E, aí, o ritmo da cotidianidade termina correndo o risco de danificar a boa convivência de cada sobrevivente desses arranha-céus. Deste modo, vemos que certas leis de condomínios, criadas pelo homem, são provas incontestes de uma competente ignorância e grandiosa frivolidade.
Os mensageiros do vento também são alvos das proibições. Um amigo meu, com seus dois mensageiros do vento, feitos de bambu, recebeu uma notificação da síndica, solicitando-lhe que retirasse, com urgência, do terraço de seu apartamento, os dois inocentes (peças de decoração) ali dependurados. Os mesmos estavam importunando as vizinhanças do condomínio. Na realidade, quem não se sente bem com os toques delicados dos mensageiros do vento não sabe como se rege a música do acalanto. Eles relaxam o espírito e promovem a paz confortante que não somente irradia como também faz perfeita faxina na alma com todos os seus detergentes transcendentais. Quem não gosta só pode estar mal consigo mesmo e - lamentavelmente - com o resto do mundo ao seu redor.

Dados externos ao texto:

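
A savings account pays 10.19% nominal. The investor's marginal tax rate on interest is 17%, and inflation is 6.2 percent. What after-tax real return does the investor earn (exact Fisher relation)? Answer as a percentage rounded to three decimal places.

After-tax nominal return = 10.19% × (1 − 0.17) = 8.4577%.
1 + r = 1.084577 / 1.06200 = 1.021259
After-tax real rate = 1.021259 − 1 → 2.126%.

2.126%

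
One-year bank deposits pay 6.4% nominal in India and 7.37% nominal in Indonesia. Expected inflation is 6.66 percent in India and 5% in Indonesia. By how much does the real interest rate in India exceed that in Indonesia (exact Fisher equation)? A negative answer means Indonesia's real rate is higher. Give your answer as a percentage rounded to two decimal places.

-2.50%

India: (1 + 0.0640)/(1 + 0.0666) − 1 = -0.2438%
Indonesia: (1 + 0.0737)/(1 + 0.0500) − 1 = 2.2571%
Differential = -0.2438% − 2.2571% = -2.5009% → -2.50%.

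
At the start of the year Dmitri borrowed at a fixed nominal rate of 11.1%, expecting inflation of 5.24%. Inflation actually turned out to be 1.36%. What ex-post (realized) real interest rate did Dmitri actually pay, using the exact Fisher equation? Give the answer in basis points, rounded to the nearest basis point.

Ex-post: (1 + 0.1110)/(1 + 0.0136) − 1 = 9.6093%
So the realized real rate is 961 basis points.

961 basis points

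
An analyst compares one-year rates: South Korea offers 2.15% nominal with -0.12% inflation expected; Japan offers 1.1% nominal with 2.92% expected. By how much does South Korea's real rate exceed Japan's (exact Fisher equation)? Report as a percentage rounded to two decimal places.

South Korea: (1 + 0.0215)/(1 − 0.0012) − 1 = 2.2727%
Japan: (1 + 0.0110)/(1 + 0.0292) − 1 = -1.7684%
Differential = 2.2727% − (-1.7684%) = 4.0411% → 4.04%.

4.04%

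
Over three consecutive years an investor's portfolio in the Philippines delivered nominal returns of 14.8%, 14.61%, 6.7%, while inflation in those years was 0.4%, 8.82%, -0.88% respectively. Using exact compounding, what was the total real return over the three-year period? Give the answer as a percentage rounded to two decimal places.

29.64%

Compound the nominal returns: 1.1480 × 1.1461 × 1.0670 = 1.403876.
Compound inflation: 1.0040 × 1.0882 × 0.9912 = 1.082938.
Deflate: 1.403876 / 1.082938 = 1.296358.
Total real return = 1.296358 − 1 → 29.64%.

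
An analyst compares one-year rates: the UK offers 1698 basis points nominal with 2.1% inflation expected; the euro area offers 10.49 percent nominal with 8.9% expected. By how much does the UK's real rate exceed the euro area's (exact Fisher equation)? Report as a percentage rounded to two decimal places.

13.11%

The UK: (1 + 0.1698)/(1 + 0.0210) − 1 = 14.5739%
The euro area: (1 + 0.1049)/(1 + 0.0890) − 1 = 1.4601%
Differential = 14.5739% − 1.4601% = 13.1139% → 13.11%.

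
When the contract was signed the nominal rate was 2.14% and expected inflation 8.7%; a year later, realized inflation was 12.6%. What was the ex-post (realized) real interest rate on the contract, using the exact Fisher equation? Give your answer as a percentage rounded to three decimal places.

Ex-post: (1 + 0.0214)/(1 + 0.1260) − 1 = -9.28952%
So the realized real rate is -9.290%.

-9.290%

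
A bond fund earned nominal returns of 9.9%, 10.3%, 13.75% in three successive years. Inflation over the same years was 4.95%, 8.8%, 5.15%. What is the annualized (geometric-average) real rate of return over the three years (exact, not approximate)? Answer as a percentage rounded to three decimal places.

Nominal growth factor = 1.0990 × 1.1030 × 1.1375 = 1.37887409
Price-level growth factor = 1.0495 × 1.0880 × 1.0515 = 1.20066158
Real growth factor = 1.37887409 / 1.20066158 = 1.14842859
Annualized real rate = 1.14842859^(1/3) − 1 = 4.7212% → 4.721%.

4.721%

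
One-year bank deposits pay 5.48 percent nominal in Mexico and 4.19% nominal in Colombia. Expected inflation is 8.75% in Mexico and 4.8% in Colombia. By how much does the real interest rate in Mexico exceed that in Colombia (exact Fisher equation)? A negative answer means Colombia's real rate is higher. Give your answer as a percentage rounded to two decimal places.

-2.42%

Mexico: (1 + 0.0548)/(1 + 0.0875) − 1 = -3.0069%
Colombia: (1 + 0.0419)/(1 + 0.0480) − 1 = -0.5821%
Differential = -3.0069% − (-0.5821%) = -2.4248% → -2.42%.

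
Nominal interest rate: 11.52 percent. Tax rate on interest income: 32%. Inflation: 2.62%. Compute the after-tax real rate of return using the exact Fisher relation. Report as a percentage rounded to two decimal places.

5.08%

After-tax nominal return = 11.52% × (1 − 0.32) = 7.8336%.
1 + r = 1.078336 / 1.02620 = 1.050805
After-tax real rate = 1.050805 − 1 → 5.08%.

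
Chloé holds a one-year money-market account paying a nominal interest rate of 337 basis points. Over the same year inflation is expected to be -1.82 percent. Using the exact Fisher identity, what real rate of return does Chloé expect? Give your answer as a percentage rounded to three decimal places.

1 + r = 1.03370 / 0.98180 = 1.052862
r = 1.052862 − 1 = 5.2862%, i.e. 5.286%.

5.286%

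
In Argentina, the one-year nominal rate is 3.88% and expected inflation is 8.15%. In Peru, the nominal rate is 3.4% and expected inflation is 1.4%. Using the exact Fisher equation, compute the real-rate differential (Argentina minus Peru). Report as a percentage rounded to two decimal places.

-5.92%

Argentina: (1 + 0.0388)/(1 + 0.0815) − 1 = -3.9482%
Peru: (1 + 0.0340)/(1 + 0.0140) − 1 = 1.9724%
Differential = -3.9482% − 1.9724% = -5.9206% → -5.92%.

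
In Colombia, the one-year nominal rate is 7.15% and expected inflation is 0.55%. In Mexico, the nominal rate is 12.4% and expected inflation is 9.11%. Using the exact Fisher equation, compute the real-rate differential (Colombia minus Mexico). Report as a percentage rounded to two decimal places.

3.55%

Colombia: (1 + 0.0715)/(1 + 0.0055) − 1 = 6.5639%
Mexico: (1 + 0.1240)/(1 + 0.0911) − 1 = 3.0153%
Differential = 6.5639% − 3.0153% = 3.5486% → 3.55%.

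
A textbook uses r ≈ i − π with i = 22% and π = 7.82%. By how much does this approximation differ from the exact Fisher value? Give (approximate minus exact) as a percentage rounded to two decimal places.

Approximate: r ≈ 22.000% − 7.820% = 14.1800%
Exact: (1 + 0.2200)/(1 + 0.0782) − 1 = 13.1515%
Error = 14.1800% − 13.1515% = 1.0285% → 1.03%.

1.03%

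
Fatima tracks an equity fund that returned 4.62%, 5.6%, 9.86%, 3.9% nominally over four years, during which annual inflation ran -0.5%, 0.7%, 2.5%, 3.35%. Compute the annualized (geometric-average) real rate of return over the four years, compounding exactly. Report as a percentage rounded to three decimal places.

4.403%

Nominal growth factor = 1.0462 × 1.0560 × 1.0986 × 1.0390 = 1.26105427
Price-level growth factor = 0.9950 × 1.0070 × 1.0250 × 1.0335 = 1.06141910
Real growth factor = 1.26105427 / 1.06141910 = 1.18808326
Annualized real rate = 1.18808326^(1/4) − 1 = 4.4027% → 4.403%.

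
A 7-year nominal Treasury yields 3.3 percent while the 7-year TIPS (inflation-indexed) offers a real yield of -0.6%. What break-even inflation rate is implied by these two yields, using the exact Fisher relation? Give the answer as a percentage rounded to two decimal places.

(1 + π) = (1 + i)/(1 + r) = 1.03300 / 0.99400 = 1.039235
Break-even inflation = 1.039235 − 1 → 3.92%.

3.92%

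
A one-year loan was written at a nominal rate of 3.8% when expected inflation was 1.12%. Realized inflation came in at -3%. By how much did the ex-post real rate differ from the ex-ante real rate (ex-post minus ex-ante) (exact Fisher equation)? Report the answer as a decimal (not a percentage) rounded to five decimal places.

0.04360

Ex-ante: (1 + 0.0380)/(1 + 0.0112) − 1 = 2.6503%
Ex-post: (1 + 0.0380)/(1 − 0.0300) − 1 = 7.0103%
Difference (ex-post − ex-ante) = 4.3600% → 0.04360.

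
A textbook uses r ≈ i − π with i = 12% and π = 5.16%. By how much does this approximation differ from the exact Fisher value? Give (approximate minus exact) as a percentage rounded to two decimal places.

0.34%

Approximate: r ≈ 12.000% − 5.160% = 6.8400%
Exact: (1 + 0.1200)/(1 + 0.0516) − 1 = 6.5044%
Error = 6.8400% − 6.5044% = 0.3356% → 0.34%.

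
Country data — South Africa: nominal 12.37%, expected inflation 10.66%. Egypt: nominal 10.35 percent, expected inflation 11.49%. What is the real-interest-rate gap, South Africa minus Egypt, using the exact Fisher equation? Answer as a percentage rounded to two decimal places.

South Africa: (1 + 0.1237)/(1 + 0.1066) − 1 = 1.5453%
Egypt: (1 + 0.1035)/(1 + 0.1149) − 1 = -1.0225%
Differential = 1.5453% − (-1.0225%) = 2.5678% → 2.57%.

2.57%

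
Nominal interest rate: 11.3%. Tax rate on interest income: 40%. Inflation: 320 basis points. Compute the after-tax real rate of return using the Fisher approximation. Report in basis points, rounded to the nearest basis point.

358 basis points

After-tax nominal return = 11.3% × (1 − 0.4) = 6.7800%.
r ≈ 6.7800% − 3.2% → 358 basis points.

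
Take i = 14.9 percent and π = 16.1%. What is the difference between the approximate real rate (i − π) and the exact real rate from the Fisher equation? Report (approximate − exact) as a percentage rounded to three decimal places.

-0.166%

Approximate: r ≈ 14.900% − 16.100% = -1.2000%
Exact: (1 + 0.1490)/(1 + 0.1610) − 1 = -1.0336%
Error = -1.2000% − (-1.0336%) = -0.1664% → -0.166%.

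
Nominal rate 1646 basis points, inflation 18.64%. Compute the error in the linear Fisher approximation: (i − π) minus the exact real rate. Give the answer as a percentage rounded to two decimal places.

-0.34%

Approximate: r ≈ 16.460% − 18.640% = -2.1800%
Exact: (1 + 0.1646)/(1 + 0.1864) − 1 = -1.8375%
Error = -2.1800% − (-1.8375%) = -0.3425% → -0.34%.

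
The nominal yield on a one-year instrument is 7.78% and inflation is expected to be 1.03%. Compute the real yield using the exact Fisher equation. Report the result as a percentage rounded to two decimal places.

1 + r = 1.07780 / 1.01030 = 1.066812
r = 1.066812 − 1 = 6.6812%, i.e. 6.68%.

6.68%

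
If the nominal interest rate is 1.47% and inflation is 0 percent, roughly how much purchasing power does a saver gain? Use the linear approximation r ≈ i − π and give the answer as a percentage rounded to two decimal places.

r ≈ i − π = 1.47% − 0% = 1.47%.

1.47%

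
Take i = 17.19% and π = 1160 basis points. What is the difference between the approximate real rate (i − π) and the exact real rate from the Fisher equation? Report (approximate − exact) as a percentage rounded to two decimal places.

Approximate: r ≈ 17.190% − 11.600% = 5.5900%
Exact: (1 + 0.1719)/(1 + 0.1160) − 1 = 5.0090%
Error = 5.5900% − 5.0090% = 0.5810% → 0.58%.

0.58%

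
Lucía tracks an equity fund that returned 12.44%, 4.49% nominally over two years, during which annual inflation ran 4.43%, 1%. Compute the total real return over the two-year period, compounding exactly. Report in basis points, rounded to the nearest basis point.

1139 basis points

Nominal growth factor = 1.1244 × 1.0449 = 1.174886
Price-level growth factor = 1.0443 × 1.0100 = 1.054743
Real growth factor = 1.174886 / 1.054743 = 1.113907
Total real return = 1.113907 − 1 → 1139 basis points.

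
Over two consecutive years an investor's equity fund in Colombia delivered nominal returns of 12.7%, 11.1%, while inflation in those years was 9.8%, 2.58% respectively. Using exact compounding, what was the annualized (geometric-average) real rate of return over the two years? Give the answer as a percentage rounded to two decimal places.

Nominal growth factor = 1.1270 × 1.1110 = 1.25209700
Price-level growth factor = 1.0980 × 1.0258 = 1.12632840
Real growth factor = 1.25209700 / 1.12632840 = 1.11166246
Annualized real rate = 1.11166246^(1/2) − 1 = 5.4354% → 5.44%.

5.44%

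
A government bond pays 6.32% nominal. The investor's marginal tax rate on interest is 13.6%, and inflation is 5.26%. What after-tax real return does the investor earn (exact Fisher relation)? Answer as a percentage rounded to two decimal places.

After-tax nominal return = 6.32% × (1 − 0.136) = 5.46048%.
1 + r = 1.0546048 / 1.05260 = 1.001905
After-tax real rate = 1.001905 − 1 → 0.19%.

0.19%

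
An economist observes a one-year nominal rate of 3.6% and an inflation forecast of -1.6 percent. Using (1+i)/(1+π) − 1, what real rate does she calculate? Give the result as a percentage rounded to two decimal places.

1 + r = 1.03600 / 0.98400 = 1.052846
r = 1.052846 − 1 = 5.2846%, i.e. 5.28%.

5.28%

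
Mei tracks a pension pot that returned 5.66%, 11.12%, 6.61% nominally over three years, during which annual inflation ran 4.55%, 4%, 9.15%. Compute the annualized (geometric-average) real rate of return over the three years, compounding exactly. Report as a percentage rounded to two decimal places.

Nominal growth factor = 1.0566 × 1.1112 × 1.0661 = 1.25170153
Price-level growth factor = 1.0455 × 1.0400 × 1.0915 = 1.18680978
Real growth factor = 1.25170153 / 1.18680978 = 1.05467746
Annualized real rate = 1.05467746^(1/3) − 1 = 1.7903% → 1.79%.

1.79%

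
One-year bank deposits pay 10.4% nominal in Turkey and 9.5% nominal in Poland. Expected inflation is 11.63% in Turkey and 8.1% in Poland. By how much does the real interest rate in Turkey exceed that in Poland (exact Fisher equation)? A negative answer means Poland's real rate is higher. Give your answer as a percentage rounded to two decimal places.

-2.40%

Turkey: (1 + 0.1040)/(1 + 0.1163) − 1 = -1.1019%
Poland: (1 + 0.0950)/(1 + 0.0810) − 1 = 1.2951%
Differential = -1.1019% − 1.2951% = -2.3970% → -2.40%.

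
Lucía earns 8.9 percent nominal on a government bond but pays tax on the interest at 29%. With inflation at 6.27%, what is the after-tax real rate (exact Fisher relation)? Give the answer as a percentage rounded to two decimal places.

0.05%

After-tax nominal return = 8.9% × (1 − 0.29) = 6.3190%.
1 + r = 1.06319 / 1.06270 = 1.000461
After-tax real rate = 1.000461 − 1 → 0.05%.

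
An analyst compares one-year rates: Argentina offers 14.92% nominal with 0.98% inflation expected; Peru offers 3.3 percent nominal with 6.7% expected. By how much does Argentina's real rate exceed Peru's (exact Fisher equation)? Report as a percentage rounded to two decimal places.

16.99%

Argentina: (1 + 0.1492)/(1 + 0.0098) − 1 = 13.8047%
Peru: (1 + 0.0330)/(1 + 0.0670) − 1 = -3.1865%
Differential = 13.8047% − (-3.1865%) = 16.9912% → 16.99%.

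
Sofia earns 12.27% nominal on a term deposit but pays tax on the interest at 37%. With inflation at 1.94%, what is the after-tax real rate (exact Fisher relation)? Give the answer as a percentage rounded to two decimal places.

5.68%

After-tax nominal return = 12.27% × (1 − 0.37) = 7.7301%.
1 + r = 1.077301 / 1.01940 = 1.056799
After-tax real rate = 1.056799 − 1 → 5.68%.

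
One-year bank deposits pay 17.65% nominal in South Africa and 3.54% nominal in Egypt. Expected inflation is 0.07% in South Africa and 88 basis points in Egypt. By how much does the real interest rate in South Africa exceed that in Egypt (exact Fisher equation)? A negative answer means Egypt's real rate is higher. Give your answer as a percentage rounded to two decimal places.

South Africa: (1 + 0.1765)/(1 + 0.0007) − 1 = 17.5677%
Egypt: (1 + 0.0354)/(1 + 0.0088) − 1 = 2.6368%
Differential = 17.5677% − 2.6368% = 14.9309% → 14.93%.

14.93%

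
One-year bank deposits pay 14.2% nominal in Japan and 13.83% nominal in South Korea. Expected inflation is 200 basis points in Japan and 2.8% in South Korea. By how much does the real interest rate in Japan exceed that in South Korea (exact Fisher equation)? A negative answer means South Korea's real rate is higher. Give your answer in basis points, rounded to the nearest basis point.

Japan: (1 + 0.1420)/(1 + 0.0200) − 1 = 11.9608%
South Korea: (1 + 0.1383)/(1 + 0.0280) − 1 = 10.7296%
Differential = 11.9608% − 10.7296% = 1.2312% → 123 basis points.

123 basis points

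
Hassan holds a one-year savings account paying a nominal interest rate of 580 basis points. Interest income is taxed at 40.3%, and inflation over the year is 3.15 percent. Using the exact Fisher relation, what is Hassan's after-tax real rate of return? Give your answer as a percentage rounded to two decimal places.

0.30%

After-tax nominal return = 5.8% × (1 − 0.403) = 3.4626%.
1 + r = 1.034626 / 1.03150 = 1.003031
After-tax real rate = 1.003031 − 1 → 0.30%.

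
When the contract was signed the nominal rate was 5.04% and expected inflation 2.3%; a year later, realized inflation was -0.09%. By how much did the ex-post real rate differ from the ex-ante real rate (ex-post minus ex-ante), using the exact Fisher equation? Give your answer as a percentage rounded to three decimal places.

Ex-ante: (1 + 0.0504)/(1 + 0.0230) − 1 = 2.6784%
Ex-post: (1 + 0.0504)/(1 − 0.0009) − 1 = 5.1346%
Difference (ex-post − ex-ante) = 2.4562% → 2.456%.

2.456%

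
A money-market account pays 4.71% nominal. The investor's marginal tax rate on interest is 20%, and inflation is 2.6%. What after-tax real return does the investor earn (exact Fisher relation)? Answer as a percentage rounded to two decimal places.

After-tax nominal return = 4.71% × (1 − 0.2) = 3.7680%.
1 + r = 1.03768 / 1.02600 = 1.011384
After-tax real rate = 1.011384 − 1 → 1.14%.

1.14%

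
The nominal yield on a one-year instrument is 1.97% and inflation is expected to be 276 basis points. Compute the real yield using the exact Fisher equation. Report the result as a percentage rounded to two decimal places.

By the Fisher relation, 1 + r = (1 + i)/(1 + π).
1 + r = 1.01970 / 1.02760 = 0.992312
r = 0.992312 − 1 = -0.7688%, i.e. -0.77%.

-0.77%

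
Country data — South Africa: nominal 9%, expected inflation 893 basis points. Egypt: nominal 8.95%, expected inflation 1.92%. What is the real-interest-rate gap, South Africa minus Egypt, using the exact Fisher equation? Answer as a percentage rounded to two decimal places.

-6.83%

South Africa: (1 + 0.0900)/(1 + 0.0893) − 1 = 0.0643%
Egypt: (1 + 0.0895)/(1 + 0.0192) − 1 = 6.8976%
Differential = 0.0643% − 6.8976% = -6.8333% → -6.83%.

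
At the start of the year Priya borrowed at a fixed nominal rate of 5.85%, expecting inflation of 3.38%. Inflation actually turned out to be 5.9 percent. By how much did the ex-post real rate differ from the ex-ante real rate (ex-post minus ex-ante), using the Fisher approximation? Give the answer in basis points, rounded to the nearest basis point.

Ex-ante: 5.85% − 3.38% = 2.470%
Ex-post: 5.85% − 5.9% = -0.050%
Difference (ex-post − ex-ante) = -2.5200% → -252 basis points.

-252 basis points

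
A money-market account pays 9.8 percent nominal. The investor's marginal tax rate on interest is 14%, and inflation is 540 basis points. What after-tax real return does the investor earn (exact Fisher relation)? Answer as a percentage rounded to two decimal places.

After-tax nominal return = 9.8% × (1 − 0.14) = 8.4280%.
1 + r = 1.08428 / 1.05400 = 1.028729
After-tax real rate = 1.028729 − 1 → 2.87%.

2.87%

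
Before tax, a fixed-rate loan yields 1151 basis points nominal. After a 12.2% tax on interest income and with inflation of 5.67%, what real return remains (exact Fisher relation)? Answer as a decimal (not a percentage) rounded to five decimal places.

0.04198

After-tax nominal return = 11.51% × (1 − 0.122) = 10.10578%.
1 + r = 1.1010578 / 1.05670 = 1.041978
After-tax real rate = 1.041978 − 1 → 0.04198.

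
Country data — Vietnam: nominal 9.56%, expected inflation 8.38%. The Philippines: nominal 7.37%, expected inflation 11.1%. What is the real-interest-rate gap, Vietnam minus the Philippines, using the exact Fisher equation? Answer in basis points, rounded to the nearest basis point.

445 basis points

Vietnam: (1 + 0.0956)/(1 + 0.0838) − 1 = 1.0888%
The Philippines: (1 + 0.0737)/(1 + 0.1110) − 1 = -3.3573%
Differential = 1.0888% − (-3.3573%) = 4.4461% → 445 basis points.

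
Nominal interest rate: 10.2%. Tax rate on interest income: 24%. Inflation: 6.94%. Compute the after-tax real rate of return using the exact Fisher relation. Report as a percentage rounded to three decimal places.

After-tax nominal return = 10.2% × (1 − 0.24) = 7.7520%.
1 + r = 1.07752 / 1.06940 = 1.007593
After-tax real rate = 1.007593 − 1 → 0.759%.

0.759%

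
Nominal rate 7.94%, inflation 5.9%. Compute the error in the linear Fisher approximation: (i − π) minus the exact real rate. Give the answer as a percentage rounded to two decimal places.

0.11%

Approximate: r ≈ 7.940% − 5.900% = 2.0400%
Exact: (1 + 0.0794)/(1 + 0.0590) − 1 = 1.9263%
Error = 2.0400% − 1.9263% = 0.1137% → 0.11%.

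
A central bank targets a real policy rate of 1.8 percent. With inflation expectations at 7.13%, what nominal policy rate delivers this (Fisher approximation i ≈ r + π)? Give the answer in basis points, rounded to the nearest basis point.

893 basis points

i ≈ r + π = 1.8% + 7.13% = 893 basis points.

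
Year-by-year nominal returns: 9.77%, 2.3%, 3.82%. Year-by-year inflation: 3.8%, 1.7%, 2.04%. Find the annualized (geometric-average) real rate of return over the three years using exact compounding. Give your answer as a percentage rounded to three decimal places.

Compound the nominal returns: 1.0977 × 1.0230 × 1.0382 = 1.16584368.
Compound inflation: 1.0380 × 1.0170 × 1.0204 = 1.07718118.
Deflate: 1.16584368 / 1.07718118 = 1.08230974.
Annualized real rate = 1.08230974^(1/3) − 1 = 2.6716% → 2.672%.

2.672%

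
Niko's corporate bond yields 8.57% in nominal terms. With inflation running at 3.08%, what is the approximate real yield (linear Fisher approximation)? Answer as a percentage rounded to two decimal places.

5.49%

r ≈ i − π = 8.57% − 3.08% = 5.49%.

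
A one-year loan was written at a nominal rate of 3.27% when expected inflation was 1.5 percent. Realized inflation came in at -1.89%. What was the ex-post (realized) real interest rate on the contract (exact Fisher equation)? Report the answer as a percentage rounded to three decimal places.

5.259%

Ex-post: (1 + 0.0327)/(1 − 0.0189) − 1 = 5.2594%
So the realized real rate is 5.259%.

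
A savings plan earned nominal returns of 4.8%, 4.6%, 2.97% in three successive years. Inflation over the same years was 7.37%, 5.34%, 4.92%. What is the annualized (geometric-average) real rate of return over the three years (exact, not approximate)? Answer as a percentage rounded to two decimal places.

Compound the nominal returns: 1.0480 × 1.0460 × 1.0297 = 1.12876538.
Compound inflation: 1.0737 × 1.0534 × 1.0492 = 1.18668253.
Deflate: 1.12876538 / 1.18668253 = 0.95119406.
Annualized real rate = 0.95119406^(1/3) − 1 = -1.6541% → -1.65%.

-1.65%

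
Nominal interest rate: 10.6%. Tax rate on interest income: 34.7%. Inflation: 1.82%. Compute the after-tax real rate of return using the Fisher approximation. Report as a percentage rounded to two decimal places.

5.10%

After-tax nominal return = 10.6% × (1 − 0.347) = 6.9218%.
r ≈ 6.9218% − 1.82% → 5.10%.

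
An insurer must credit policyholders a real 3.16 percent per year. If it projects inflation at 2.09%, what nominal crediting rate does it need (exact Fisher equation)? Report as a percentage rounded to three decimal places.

(1 + i) = (1 + r)(1 + π) = 1.03160 × 1.02090 = 1.05316044
i = 1.05316044 − 1, so the required nominal rate is 5.316%.

5.316%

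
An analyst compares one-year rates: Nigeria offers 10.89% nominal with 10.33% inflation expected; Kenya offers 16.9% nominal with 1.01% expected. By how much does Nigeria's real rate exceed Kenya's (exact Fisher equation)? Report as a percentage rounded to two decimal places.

Nigeria: (1 + 0.1089)/(1 + 0.1033) − 1 = 0.5076%
Kenya: (1 + 0.1690)/(1 + 0.0101) − 1 = 15.7311%
Differential = 0.5076% − 15.7311% = -15.2235% → -15.22%.

-15.22%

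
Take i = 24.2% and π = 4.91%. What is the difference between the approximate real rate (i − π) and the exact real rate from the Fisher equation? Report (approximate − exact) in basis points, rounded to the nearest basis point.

Approximate: r ≈ 24.200% − 4.910% = 19.2900%
Exact: (1 + 0.2420)/(1 + 0.0491) − 1 = 18.3872%
Error = 19.2900% − 18.3872% = 0.9028% → 90 basis points.

90 basis points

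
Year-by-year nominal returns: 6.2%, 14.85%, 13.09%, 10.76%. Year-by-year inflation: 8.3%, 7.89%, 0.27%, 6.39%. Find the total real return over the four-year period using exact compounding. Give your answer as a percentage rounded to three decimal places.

22.569%

Compound the nominal returns: 1.0620 × 1.1485 × 1.1309 × 1.1076 = 1.527786.
Compound inflation: 1.0830 × 1.0789 × 1.0027 × 1.0639 = 1.246469.
Deflate: 1.527786 / 1.246469 = 1.225692.
Total real return = 1.225692 − 1 → 22.569%.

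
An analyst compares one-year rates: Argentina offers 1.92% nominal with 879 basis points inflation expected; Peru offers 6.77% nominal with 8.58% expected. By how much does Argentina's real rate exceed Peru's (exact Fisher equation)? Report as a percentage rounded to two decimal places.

-4.65%

Argentina: (1 + 0.0192)/(1 + 0.0879) − 1 = -6.3149%
Peru: (1 + 0.0677)/(1 + 0.0858) − 1 = -1.6670%
Differential = -6.3149% − (-1.6670%) = -4.6479% → -4.65%.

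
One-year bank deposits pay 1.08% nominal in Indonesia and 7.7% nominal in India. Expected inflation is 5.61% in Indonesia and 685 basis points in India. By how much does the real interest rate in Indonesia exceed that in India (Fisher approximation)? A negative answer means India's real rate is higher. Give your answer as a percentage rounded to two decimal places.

-5.38%

Indonesia: 1.08% − 5.61% = -4.530%
India: 7.7% − 6.85% = 0.850%
Differential = -5.380% → -5.38%.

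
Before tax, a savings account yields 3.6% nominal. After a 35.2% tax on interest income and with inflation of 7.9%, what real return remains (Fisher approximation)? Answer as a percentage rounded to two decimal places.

After-tax nominal return = 3.6% × (1 − 0.352) = 2.3328%.
r ≈ 2.3328% − 7.9% → -5.57%.

-5.57%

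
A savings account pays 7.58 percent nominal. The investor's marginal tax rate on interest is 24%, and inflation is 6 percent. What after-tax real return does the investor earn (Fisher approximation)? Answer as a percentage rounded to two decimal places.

After-tax nominal return = 7.58% × (1 − 0.24) = 5.7608%.
r ≈ 5.7608% − 6% → -0.24%.

-0.24%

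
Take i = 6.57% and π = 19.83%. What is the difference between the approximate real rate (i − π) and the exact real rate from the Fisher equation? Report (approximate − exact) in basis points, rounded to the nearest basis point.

-219 basis points

Approximate: r ≈ 6.570% − 19.830% = -13.2600%
Exact: (1 + 0.0657)/(1 + 0.1983) − 1 = -11.0657%
Error = -13.2600% − (-11.0657%) = -2.1943% → -219 basis points.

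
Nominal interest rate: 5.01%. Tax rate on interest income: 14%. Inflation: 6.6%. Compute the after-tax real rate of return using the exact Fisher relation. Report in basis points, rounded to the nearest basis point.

After-tax nominal return = 5.01% × (1 − 0.14) = 4.3086%.
1 + r = 1.043086 / 1.06600 = 0.978505
After-tax real rate = 0.978505 − 1 → -215 basis points.

-215 basis points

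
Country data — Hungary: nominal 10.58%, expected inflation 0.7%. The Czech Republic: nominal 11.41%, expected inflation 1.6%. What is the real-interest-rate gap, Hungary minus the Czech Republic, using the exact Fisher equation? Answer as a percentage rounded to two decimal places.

Hungary: (1 + 0.1058)/(1 + 0.0070) − 1 = 9.8113%
The Czech Republic: (1 + 0.1141)/(1 + 0.0160) − 1 = 9.6555%
Differential = 9.8113% − 9.6555% = 0.1558% → 0.16%.

0.16%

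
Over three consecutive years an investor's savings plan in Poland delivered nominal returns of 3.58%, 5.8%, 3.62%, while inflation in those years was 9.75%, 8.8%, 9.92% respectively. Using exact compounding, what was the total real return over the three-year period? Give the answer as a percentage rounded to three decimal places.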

Não somente somos meros habitantes deste planeta, como também gente desses territórios que pode ainda se alegrar e animar a vida enquanto for possível enxergar uma aurora e respirar o oxigênio das paixões pela vida nem que essas sejam simples elucubrações. Não se pode é ser mais tolhido por procedimentos tidos como rijos, metodologistas, autoritaristas e estupidamente radicais. Assim, quem vai ter sempre vez é a prepotência com toda a sua insensibilidade, essas que campeiam e invadem esses lugares onde é difícil existir e viver.
Por falar em silêncios de meia, no bairro de Manaíra uma Senhora, achando-se incomodada com a música Ave Maria, de Schubert, executada através de um projetor de som da igreja daquela comunidade, entrou com uma ação na justiça para proibir tal sonorização. Com pouco tempo, aquela música do céu não mais era ouvida às seis horas da tarde. A impossibilidade insensível venceu! A tarde tornou a recolher-se ao seu silêncio árido, estéril, e, até agora, a boca do projetor de som encontra-se reprimida, calada, tristemente emudecida.
Sabe-se apenas que a pessoa incomodada mora em Manaíra, numa rua cujo nome desconheço, número eu não sei, num edifício que eu não conheço, apartamento 302, aqui neste planeta.
Que as normas padronizadas, formais nunca afetem a ordem da liberdade mínima de uma tênue normalidade.